A rede de solidariedade iniciada com os alunos envolvidos com o ProUni-SE!, no começo contavam apenas com alguns poucos estudantes de poucos cursos preocupados em pedir transferências de turno, fazer o bacharelado, monitorias, DPs, dentre outras coisas. Posteriormente, pessoas de outros cursos começaram a aparecer, e a troca de informação e conhecimento aumentou, daí, através da realização de um abaixo assinado, os alunos garantiram o direito de ter a própria voz representada dentro da comissão responsável pelo acompanhamento e fiscalização de bolsas.
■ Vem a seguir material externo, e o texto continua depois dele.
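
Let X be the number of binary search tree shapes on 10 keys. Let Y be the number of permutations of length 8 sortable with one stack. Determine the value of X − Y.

Binary trees (left/right distinguished) on n nodes are counted by C_n; here n = 10. So X = C_10 = 16796.
By Knuth's characterisation, the stack-sortable permutations of length 8 are the 231-avoiders, numbering C_8. So Y = C_8 = 1430.
X − Y = 16796 − 1430 = 15366.

15366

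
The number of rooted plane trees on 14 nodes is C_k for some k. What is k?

13

Rooted ordered (plane) trees on m nodes have m−1 edges and are counted by C_{m−1}; m = 14 gives C_13.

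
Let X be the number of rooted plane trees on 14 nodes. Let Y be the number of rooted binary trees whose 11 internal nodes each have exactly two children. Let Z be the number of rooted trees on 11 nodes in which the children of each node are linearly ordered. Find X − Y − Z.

667318

Rooted ordered (plane) trees on m nodes have m−1 edges and are counted by C_{m−1}; m = 14 gives C_13. So X = C_13 = 742900.
Full binary trees with n internal nodes are counted by C_n; here n = 11. So Y = C_11 = 58786.
Rooted ordered (plane) trees on m nodes have m−1 edges and are counted by C_{m−1}; m = 11 gives C_10. So Z = C_10 = 16796.
X − Y − Z = 742900 − 58786 − 16796 = 667318.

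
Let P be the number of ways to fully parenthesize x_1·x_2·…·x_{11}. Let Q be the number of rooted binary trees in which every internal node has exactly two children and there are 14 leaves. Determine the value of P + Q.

Parenthesizations of m factors correspond to full binary trees with m leaves, counted by C_{m−1}; m = 11 gives C_10. So P = C_10 = 16796.
A full binary tree with L leaves has L−1 internal nodes and is counted by C_{L−1}; L = 14 gives C_13. So Q = C_13 = 742900.
P + Q = 16796 + 742900 = 759696.

759696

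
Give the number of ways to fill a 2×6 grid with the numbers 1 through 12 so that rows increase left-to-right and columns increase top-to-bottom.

Standard Young tableaux of shape 2×n are counted by C_n; here n = 6.
C_6 = C(12,6)/7 = 924/7 = 132.

132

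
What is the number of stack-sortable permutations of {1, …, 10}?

16796

Stack-sortable permutations are exactly the 231-avoiding ones, counted by C_n; here n = 10.
C_10 = C(20,10)/11 = 184756/11 = 16796.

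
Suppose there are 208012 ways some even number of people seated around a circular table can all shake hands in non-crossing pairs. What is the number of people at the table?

Non-crossing handshake pairings of 2n people are counted by C_n. The Catalan number equal to 208012 is C_12.
So n = 12, and there are 2n = 24 people.

24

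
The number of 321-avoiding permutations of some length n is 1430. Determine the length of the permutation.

8

Permutations of [n] avoiding a fixed length-3 pattern are counted by C_n. Since C_8 = 1430, the index is 8.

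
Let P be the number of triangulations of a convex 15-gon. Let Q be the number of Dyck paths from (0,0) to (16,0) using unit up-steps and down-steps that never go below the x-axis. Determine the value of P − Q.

A convex 15-gon is triangulated into 13 triangles, and the number of such triangulations is the Catalan number C_{15−2} = C_13. So P = C_13 = 742900.
Paths of 8 up- and 8 down-steps that never dip below the axis are Dyck paths; their count is C_8. So Q = C_8 = 1430.
P − Q = 742900 − 1430 = 741470.

741470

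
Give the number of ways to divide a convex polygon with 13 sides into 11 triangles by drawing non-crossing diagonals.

A convex 13-gon is triangulated into 11 triangles, and the number of such triangulations is the Catalan number C_{13−2} = C_11.
C_11 = C(22,11)/12 = 705432/12 = 58786.

58786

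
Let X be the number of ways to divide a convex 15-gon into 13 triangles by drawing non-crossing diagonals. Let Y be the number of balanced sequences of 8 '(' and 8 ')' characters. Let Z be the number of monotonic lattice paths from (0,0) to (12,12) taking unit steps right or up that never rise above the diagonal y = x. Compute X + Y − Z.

The number of triangulations of a 15-gon is the Catalan number C_13 (index = sides − 2). So X = C_13 = 742900.
A balanced arrangement of 8 bracket pairs is a Dyck word of semilength 8, so the count is C_8. So Y = C_8 = 1430.
Monotone paths in an n×n grid that stay weakly below the diagonal are counted by C_n; here n = 12. So Z = C_12 = 208012.
X + Y − Z = 742900 + 1430 − 208012 = 536318.

536318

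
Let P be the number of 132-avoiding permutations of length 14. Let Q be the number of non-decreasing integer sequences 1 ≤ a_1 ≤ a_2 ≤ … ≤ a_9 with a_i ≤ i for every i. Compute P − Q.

For any fixed pattern of length 3, the pattern-avoiding permutations of [14] number C_14. So P = C_14 = 2674440.
Weakly increasing sequences with a_i ≤ i biject with Dyck paths of semilength 9, so there are C_9. So Q = C_9 = 4862.
P − Q = 2674440 − 4862 = 2669578.

2669578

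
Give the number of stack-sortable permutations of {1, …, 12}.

Stack-sortable permutations are exactly the 231-avoiding ones, counted by C_n; here n = 12.
C_12 = C(24,12)/13 = 2704156/13 = 208012.

208012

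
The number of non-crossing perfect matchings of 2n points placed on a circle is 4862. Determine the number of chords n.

9

Non-crossing pairings of 2n points on a circle are counted by C_n, and C_9 = 4862.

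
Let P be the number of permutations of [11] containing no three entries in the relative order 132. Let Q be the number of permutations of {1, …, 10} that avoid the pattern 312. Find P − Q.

Permutations of [n] avoiding any single length-3 pattern are counted by C_n; here n = 11. So P = C_11 = 58786.
For any fixed pattern of length 3, the pattern-avoiding permutations of [10] number C_10. So Q = C_10 = 16796.
P − Q = 58786 − 16796 = 41990.

41990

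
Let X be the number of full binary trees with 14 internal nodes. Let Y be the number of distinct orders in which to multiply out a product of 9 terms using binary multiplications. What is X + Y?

2675870

Full binary trees with n internal nodes are counted by C_n; here n = 14. So X = C_14 = 2674440.
Bracketing 9 factors into binary products is counted by C_{9−1} = C_8. So Y = C_8 = 1430.
X + Y = 2674440 + 1430 = 2675870.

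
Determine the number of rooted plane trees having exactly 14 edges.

Rooted ordered trees with n edges are counted by C_n; here n = 14.
C_14 = C(28,14)/15 = 40116600/15 = 2674440.

2674440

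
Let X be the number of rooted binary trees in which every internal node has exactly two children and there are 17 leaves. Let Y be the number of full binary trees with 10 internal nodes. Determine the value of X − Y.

35340874

Full binary trees with 17 leaves have 17−1 = 16 internal nodes, so there are C_16 of them. So X = C_16 = 35357670.
The number of full binary trees on 10 internal nodes is the Catalan number C_10. So Y = C_10 = 16796.
X − Y = 35357670 − 16796 = 35340874.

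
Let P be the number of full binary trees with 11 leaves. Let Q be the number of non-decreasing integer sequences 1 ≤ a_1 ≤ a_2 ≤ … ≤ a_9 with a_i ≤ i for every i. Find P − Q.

11934

Full binary trees with 11 leaves have 11−1 = 10 internal nodes, so there are C_10 of them. So P = C_10 = 16796.
Such sub-staircase sequences of length n are counted by C_n; here n = 9. So Q = C_9 = 4862.
P − Q = 16796 − 4862 = 11934.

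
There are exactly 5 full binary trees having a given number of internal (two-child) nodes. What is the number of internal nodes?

Full binary trees with n internal nodes are counted by C_n; 5 = C_3.

3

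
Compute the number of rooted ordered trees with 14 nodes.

742900

A rooted plane tree on 14 nodes has 13 edges, and such trees are counted by C_13.
C_13 = 742900.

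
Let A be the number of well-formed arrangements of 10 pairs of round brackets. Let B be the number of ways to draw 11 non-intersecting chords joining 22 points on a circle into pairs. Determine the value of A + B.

Balanced strings of n pairs of brackets are counted by C_n; here n = 10. So A = C_10 = 16796.
Pairing 22 circle points by 11 non-crossing chords gives C_11 matchings. So B = C_11 = 58786.
A + B = 16796 + 58786 = 75582.

75582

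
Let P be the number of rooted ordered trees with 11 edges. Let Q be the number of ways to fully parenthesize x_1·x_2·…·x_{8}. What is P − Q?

Rooted ordered trees with n edges are counted by C_n; here n = 11. So P = C_11 = 58786.
Parenthesizations of m factors correspond to full binary trees with m leaves, counted by C_{m−1}; m = 8 gives C_7. So Q = C_7 = 429.
P − Q = 58786 − 429 = 58357.

58357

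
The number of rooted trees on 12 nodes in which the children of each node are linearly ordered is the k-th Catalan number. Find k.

Rooted ordered (plane) trees on m nodes have m−1 edges and are counted by C_{m−1}; m = 12 gives C_11.

11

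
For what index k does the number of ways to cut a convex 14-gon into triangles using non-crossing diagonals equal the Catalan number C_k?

Triangulations of a convex m-gon are counted by C_{m−2}; with m = 14 this is C_12.

12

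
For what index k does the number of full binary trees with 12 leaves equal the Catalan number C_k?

11

A full binary tree with L leaves has L−1 internal nodes and is counted by C_{L−1}; L = 12 gives C_11.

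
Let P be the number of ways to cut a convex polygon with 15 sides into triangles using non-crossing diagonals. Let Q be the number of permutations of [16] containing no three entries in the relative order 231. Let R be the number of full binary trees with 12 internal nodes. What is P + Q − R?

35892558

The number of triangulations of a 15-gon is the Catalan number C_13 (index = sides − 2). So P = C_13 = 742900.
For any fixed pattern of length 3, the pattern-avoiding permutations of [16] number C_16. So Q = C_16 = 35357670.
The number of full binary trees on 12 internal nodes is the Catalan number C_12. So R = C_12 = 208012.
P + Q − R = 742900 + 35357670 − 208012 = 35892558.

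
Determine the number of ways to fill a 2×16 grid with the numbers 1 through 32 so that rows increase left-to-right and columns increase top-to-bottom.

Standard Young tableaux of shape 2×n are counted by C_n; here n = 16.
C_16 = C(32,16)/17 = 601080390/17 = 35357670.

35357670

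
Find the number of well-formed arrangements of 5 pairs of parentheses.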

Hoje, o ProUni-SE! conta com mais de 600 pessoas em um grupo virtual, trocando informações, oportunidades e conhecendo verdadeiros amigos em uma rede criativa que projeta ações dentro e fora da universidade com a perspectiva de cada vez mais conectar mais pessoas que trabalham, estudam e fazem parte desse emaranhado de relações sociais que transitam entre o mundo e a universidade.
Em suma, a partir da criação de redes de solidariedade dentro da universidade, sobretudo, entre estudantes, professores e as pessoas que compõe os departamentos responsáveis pela manutenção da instituição, é possível o surgimento de novos horizontes possíveis para as redes sociais existentes nesse espaço de troca de conhecimento e experiência acadêmica. Cabe a comunidade, como um todo, enxergar-se nesse emaranhado de relações entre pessoas, responsabilizando-se pela consciência coletiva que é produzida ali dentro. Se existe exclusão, segregação, ou um tremendo descaso com as pessoas mais vulneráveis dentro da universidade, tal situação é em decorrência de uma cultura que ainda não amadureceu o suficiente para incorporar os complexos processos sociais a que estão submetidos. Sendo assim, devemos enxergar nas iniciativas autônomas, como o desenvolvimento de um fundo social, de cursinhos populares e projetos comunitários, através da livre conversação, sem hierarquias e sem burocracias desnecessárias, como a possibilidade de se trilhar por um caminho mais desenvolvido para a sociabilidade dentro do campus, através de uma consolidada rede de relações solidárias e de apoio mútuo.